Malware on the computers at Creech Air Force base, where drone planes over Afghanistan and elsewhere are piloted remotely, was first spotted on September 15, Space Command said in a statement.
"The infected computers were part of the ground control system that supports RPA (remotely piloted aircraft) operations," it said.
"The ground system is separate from the flight control system Air Force pilots use to fly the aircraft remotely; the ability of the RPA pilots to safely fly these aircraft remained secure throughout the incident," it said.
The malware, of a type that is "found routinely on computer networks and is considered more of a nuisance than an operational threat," had been isolated, it said.
Wired magazine first reported the virus last week, saying it had spread at Creech through removable hard drives used to load map updates and transfer mission videos from one computer to another.

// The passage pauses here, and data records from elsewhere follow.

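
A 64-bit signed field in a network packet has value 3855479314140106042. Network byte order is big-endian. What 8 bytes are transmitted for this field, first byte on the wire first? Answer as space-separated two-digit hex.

3855479314140106042 in hexadecimal, padded to 64 bits, is 0x35816A024E300D3A.
Split into bytes (most-significant first): 35 81 6A 02 4E 30 0D 3A.
Big-endian: lowest address holds the most-significant byte.
So the memory order matches the most-significant-first order: 35 81 6A 02 4E 30 0D 3A.

35 81 6A 02 4E 30 0D 3A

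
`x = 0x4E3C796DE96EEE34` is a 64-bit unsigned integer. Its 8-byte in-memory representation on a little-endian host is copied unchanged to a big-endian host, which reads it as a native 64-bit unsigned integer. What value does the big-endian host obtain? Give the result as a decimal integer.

Stored little-endian, the bytes at ascending addresses are 34 EE 6E E9 6D 79 3C 4E.
Read back as big-endian, the last byte is least significant, giving 0x34EE6EE96D793C4E.
0x34EE6EE96D793C4E = 3814107883272485966.

3814107883272485966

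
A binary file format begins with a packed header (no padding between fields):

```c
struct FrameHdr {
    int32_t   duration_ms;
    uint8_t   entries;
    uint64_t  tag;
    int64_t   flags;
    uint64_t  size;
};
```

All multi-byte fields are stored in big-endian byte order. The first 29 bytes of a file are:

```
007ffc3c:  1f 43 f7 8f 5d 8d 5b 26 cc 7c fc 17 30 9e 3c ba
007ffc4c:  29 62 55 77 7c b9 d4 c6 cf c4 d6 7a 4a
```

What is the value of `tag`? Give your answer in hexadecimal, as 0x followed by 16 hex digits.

`tag` follows `duration_ms` (4 B), `entries` (1 B), so it starts at offset 4 + 1 = 5 and occupies 8 bytes.
Bytes at offsets 5..12: 8D 5B 26 CC 7C FC 17 30.
Big-endian: lowest address holds the most-significant byte.
The bytes are already most-significant first: 0x8D5B26CC7CFC1730.

0x8D5B26CC7CFC1730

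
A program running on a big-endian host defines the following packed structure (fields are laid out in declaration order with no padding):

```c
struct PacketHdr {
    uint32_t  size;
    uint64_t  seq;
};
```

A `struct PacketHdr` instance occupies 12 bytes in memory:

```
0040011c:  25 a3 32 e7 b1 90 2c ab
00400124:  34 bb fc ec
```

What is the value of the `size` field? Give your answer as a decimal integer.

`size` is the first field, at byte offset 0, occupying 4 bytes.
Bytes at offsets 0..3: 25 A3 32 E7.
In big-endian order the high byte comes first in memory.
The bytes are already most-significant first: 0x25A332E7.
0x25A332E7 = 631452391.

631452391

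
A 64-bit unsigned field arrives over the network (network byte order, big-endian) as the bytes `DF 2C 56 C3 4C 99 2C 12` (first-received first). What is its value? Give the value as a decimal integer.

16081323766236916754

In big-endian order the high byte comes first in memory.
The bytes are already most-significant first: 0xDF2C56C34C992C12.
0xDF2C56C34C992C12 = 16081323766236916754.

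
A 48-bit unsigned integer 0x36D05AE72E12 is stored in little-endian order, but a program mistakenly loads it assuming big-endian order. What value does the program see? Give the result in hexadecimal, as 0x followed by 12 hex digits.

0x122EE75AD036

Stored little-endian, the bytes at ascending addresses are 12 2E E7 5A D0 36.
Read back as big-endian, the last byte is least significant, giving 0x122EE75AD036.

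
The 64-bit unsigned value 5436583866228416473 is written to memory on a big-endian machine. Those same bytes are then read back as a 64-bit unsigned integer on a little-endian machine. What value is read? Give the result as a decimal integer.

5436583866228416473 in 64-bit hexadecimal is 0x4B72A038DA2A1FD9.
Stored big-endian, the bytes at ascending addresses are 4B 72 A0 38 DA 2A 1F D9.
Read back as little-endian, the first byte is least significant, giving 0xD91F2ADA38A0724B.
0xD91F2ADA38A0724B = 15645270747249668683.

15645270747249668683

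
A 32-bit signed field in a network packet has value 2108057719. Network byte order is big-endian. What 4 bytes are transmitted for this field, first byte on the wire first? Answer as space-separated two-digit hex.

2108057719 in hexadecimal, padded to 32 bits, is 0x7DA66877.
Split into bytes (most-significant first): 7D A6 68 77.
Big-endian: lowest address holds the most-significant byte.
So the memory order matches the most-significant-first order: 7D A6 68 77.

7D A6 68 77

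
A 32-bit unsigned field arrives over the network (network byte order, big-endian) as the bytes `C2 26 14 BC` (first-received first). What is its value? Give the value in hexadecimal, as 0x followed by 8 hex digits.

In big-endian order the high byte comes first in memory.
The bytes are already most-significant first: 0xC22614BC.

0xC22614BC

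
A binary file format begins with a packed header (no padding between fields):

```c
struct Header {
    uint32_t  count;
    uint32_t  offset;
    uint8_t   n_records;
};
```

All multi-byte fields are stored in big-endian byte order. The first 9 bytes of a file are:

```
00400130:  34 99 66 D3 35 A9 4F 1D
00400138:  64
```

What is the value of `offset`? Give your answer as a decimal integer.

900288285

`offset` follows `count` (4 bytes), so it starts at byte offset 4 and occupies 4 bytes.
Bytes at offsets 4..7: 35 A9 4F 1D.
Big-endian stores the most-significant byte at the lowest address.
The bytes are already most-significant first: 0x35A94F1D.
0x35A94F1D = 900288285.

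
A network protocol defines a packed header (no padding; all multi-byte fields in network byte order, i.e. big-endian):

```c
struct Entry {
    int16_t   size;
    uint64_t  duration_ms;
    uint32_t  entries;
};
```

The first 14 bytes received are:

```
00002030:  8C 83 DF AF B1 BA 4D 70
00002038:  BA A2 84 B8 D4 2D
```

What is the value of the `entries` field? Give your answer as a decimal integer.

`entries` follows `size` (2 B), `duration_ms` (8 B), so it starts at offset 2 + 8 = 10 and occupies 4 bytes.
Bytes at offsets 10..13: 84 B8 D4 2D.
Big-endian stores the most-significant byte at the lowest address.
The bytes are already most-significant first: 0x84B8D42D.
0x84B8D42D = 2226705453.

2226705453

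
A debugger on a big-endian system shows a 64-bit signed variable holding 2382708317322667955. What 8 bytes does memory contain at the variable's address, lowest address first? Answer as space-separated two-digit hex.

2382708317322667955 in hexadecimal, padded to 64 bits, is 0x211114972962E7B3.
Split into bytes (most-significant first): 21 11 14 97 29 62 E7 B3.
Big-endian: lowest address holds the most-significant byte.
So the memory order matches the most-significant-first order: 21 11 14 97 29 62 E7 B3.

21 11 14 97 29 62 E7 B3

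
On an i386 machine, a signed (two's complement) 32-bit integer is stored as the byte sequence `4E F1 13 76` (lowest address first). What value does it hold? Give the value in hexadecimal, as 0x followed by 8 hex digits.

Little-endian stores the least-significant byte at the lowest address.
Reassemble most-significant byte first: 76 13 F1 4E → 0x7613F14E.

0x7613F14E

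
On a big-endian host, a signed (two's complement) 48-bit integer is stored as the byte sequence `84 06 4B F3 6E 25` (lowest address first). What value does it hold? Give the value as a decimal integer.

-136312397795803

Big-endian: lowest address holds the most-significant byte.
The bytes are already most-significant first: 0x84064BF36E25.
Top bit is set, so as a signed 48-bit value this is 0x84064BF36E25 − 2^48 = -136312397795803.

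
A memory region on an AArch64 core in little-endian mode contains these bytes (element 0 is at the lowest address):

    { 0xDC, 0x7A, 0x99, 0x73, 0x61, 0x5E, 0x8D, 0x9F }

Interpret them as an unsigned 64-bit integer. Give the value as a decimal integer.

11496949196391021276

Little-endian: lowest address holds the least-significant byte.
Reassemble most-significant byte first: 9F 8D 5E 61 73 99 7A DC → 0x9F8D5E6173997ADC.
0x9F8D5E6173997ADC = 11496949196391021276.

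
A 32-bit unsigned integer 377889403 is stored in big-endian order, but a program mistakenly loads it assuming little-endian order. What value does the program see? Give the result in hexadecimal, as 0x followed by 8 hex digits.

377889403 in 32-bit hexadecimal is 0x1686227B.
Stored big-endian, the bytes at ascending addresses are 16 86 22 7B.
Read back as little-endian, the first byte is least significant, giving 0x7B228616.

0x7B228616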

Drone units at other US bases around the world have now been told to stop using the removable hard drives, the magazine reported.
A spokeswoman for Space Command said that rules prohibiting openly discussing the operational status of aircraft were waived to assure the public about the state of the drone fleet.
The Air Force "felt it important to declassify portions of the information associated with this event to ensure the public understands that the detected and quarantined virus posed no threat to our operational mission and that control of our remotely piloted aircraft was never in question," Colonel Kathleen Cook said in the statement.
The American military and intelligence agencies have come to heavily rely on the robotic aircraft to track enemy forces, with the planes transforming battlefield tactics and strategy in recent years.
The US military openly acknowledges drone flights in wars in Afghanistan, Iraq and Libya but the CIA declines to publicly discuss its covert missions using drones to take out Al-Qaeda extremists in Pakistan, Yemen and elsewhere.